Die traditionelle Berglandwirtschaft ist im Verlauf des 20. Jahrhunderts weitgehend zusammengebrochen. Die von der GTA berührten Täler haben von 1870 bis 2000 einen Bevölkerungsrückgang von oft 80 % erlitten; obere Talorte sogar von 90 bis 95 %.[2] Manche Weiler, in denen früher hundert Menschen lebten, sind ganz aufgegeben, in anderen wohnen noch ein oder zwei alte Leute. Zum Teil kehren Nachkommen in den Sommermonaten zurück und richten sich das geerbte Anwesen als Zweitwohnung her, zum größeren Teil verfallen die Häuser ungenutzt.

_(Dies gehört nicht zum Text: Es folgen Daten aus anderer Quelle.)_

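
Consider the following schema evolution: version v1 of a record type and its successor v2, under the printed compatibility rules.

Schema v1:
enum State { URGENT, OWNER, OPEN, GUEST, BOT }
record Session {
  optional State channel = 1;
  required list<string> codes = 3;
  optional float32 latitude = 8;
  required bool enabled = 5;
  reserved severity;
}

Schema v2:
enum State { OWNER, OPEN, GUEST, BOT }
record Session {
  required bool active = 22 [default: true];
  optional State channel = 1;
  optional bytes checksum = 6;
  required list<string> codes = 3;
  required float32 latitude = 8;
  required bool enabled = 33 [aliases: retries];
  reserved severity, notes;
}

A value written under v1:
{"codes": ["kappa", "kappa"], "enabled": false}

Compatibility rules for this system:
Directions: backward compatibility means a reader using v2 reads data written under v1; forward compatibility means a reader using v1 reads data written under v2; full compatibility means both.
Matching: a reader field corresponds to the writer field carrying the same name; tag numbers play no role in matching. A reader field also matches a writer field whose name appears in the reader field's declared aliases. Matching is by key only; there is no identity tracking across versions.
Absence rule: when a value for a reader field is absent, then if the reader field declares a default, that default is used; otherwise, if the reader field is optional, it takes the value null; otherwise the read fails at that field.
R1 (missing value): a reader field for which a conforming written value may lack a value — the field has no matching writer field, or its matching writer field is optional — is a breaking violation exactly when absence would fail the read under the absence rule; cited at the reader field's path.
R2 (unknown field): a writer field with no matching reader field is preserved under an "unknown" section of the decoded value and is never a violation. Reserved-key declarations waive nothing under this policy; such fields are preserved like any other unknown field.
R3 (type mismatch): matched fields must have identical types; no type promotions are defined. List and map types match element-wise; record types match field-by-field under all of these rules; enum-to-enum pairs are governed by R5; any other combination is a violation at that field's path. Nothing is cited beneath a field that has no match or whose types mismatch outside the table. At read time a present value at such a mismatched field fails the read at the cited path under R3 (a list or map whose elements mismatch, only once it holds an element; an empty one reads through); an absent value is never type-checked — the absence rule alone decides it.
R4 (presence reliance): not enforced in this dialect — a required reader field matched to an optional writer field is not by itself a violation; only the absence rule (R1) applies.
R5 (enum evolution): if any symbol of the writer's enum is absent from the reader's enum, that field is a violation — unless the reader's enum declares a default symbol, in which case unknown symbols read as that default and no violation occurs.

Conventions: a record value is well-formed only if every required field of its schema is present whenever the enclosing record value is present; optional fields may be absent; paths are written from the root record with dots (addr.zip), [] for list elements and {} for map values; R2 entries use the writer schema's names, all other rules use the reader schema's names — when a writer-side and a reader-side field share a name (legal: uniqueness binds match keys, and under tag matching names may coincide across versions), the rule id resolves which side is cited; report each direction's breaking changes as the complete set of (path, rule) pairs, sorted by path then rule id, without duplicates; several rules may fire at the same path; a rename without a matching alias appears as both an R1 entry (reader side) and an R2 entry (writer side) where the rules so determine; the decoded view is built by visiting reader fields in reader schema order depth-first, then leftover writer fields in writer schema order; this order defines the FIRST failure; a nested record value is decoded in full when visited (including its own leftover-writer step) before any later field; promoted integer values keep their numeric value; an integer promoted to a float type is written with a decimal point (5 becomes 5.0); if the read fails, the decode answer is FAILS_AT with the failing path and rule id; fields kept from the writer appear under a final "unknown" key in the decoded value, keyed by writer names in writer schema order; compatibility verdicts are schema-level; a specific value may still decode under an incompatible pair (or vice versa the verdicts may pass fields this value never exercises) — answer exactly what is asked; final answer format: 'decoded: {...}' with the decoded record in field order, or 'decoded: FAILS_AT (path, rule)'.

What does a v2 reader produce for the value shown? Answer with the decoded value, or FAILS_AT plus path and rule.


decoded: FAILS_AT (latitude, R1)

in Session below, arrows point writer -> reader
decode walk for Session under reader schema v2:
  active := true (missing; default applied)
  channel := null (missing; optional => null)
  checksum := null (missing; optional => null)
  codes := ["kappa", "kappa"]
  read fails at latitude under R1 (no fill)
  => FAILS_AT (latitude, R1)
the other Session changes do not affect what is asked:
  enum State (field channel in record Session): symbol URGENT removed -> matters for Session compatibility verdicts, not for this value's decode
  added field active to record Session: required bool, tag 22, default true (in v2 it sits immediately before channel) -> inert under this dialect — no rule fires on Session and the result does not move
  added field checksum to record Session: optional bytes, tag 6 (in v2 it sits immediately before codes) -> inert under this dialect — no rule fires on Session and the result does not move
  field enabled in record Session: tag 5 changed to 33 -> inert under this dialect — no rule fires on Session and the result does not move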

Da der Zusammenbruch der traditionellen Strukturen deutlich später als im benachbarten Frankreich erfolgt ist, hat man auf der GTA noch reichhaltige Gelegenheit, Relikte der alten Wirtschaftsweise zu beobachten. Oft verläuft die GTA auf alten Wegen, die früher die einzelnen Weiler einer Gemeinde miteinander verbanden. Besonders beeindruckend (und angenehm zu nutzen) sind die befestigten "Mulattieras" (Maultierpfade) in den Kastanienwäldern der kollinen Höhenstufe. Diese Stufe war dicht besiedelt, bis Anfang des 20. Jahrhunderts eine Kastanienkrankheit die bisherige Ernährungsgrundlage schlagartig vernichtete. In höheren Lagen kann man immer wieder Begrenzungsmauern alter Ackerterassen entdecken, da in jeder Gemeinde zur Selbstversorgung auch Getreide angebaut wurde. Lebendig ist in einigen Gegenden, insbesondere im Nordteil, noch die Almwirtschaft.
Die Alpentäler waren kulturell eigenständig und hatten über zahlreiche fußläufige Passverbindungen hinweg engeren Kontakt mit benachbarten Gegenden in Frankreich und in der Schweiz als in die Po-Ebene. Bis ins 20. Jahrhundert hinein bildete der Alpenhauptkamm auch keine Sprachgrenze. Das Valsesia ist altes Siedlungsgebiet der Walser. In den Lanzo-Tälern wurde wie im Aostatal Frankoprovenzalisch ("Arpitan") gesprochen. Im unteren Susatal wurde wie in der Tiefebene Piemontesisch gesprochen. Südlich des Susatals war geschlossenes okzitanisches Sprachgebiet. Erst in den Schützengräben des Ersten Weltkriegs lernte ein nennenswerter Teil der Bevölkerung Italienisch. In der zweiten Hälfte des 20. Jahrhunderts war der Rückgang der Regionalsprachen nicht mehr aufzuhalten; in einigen abgelegenen Tälern leben aber auch zu Beginn des 21. Jahrhunderts noch Familien, die zu Hause Okzitanisch sprechen.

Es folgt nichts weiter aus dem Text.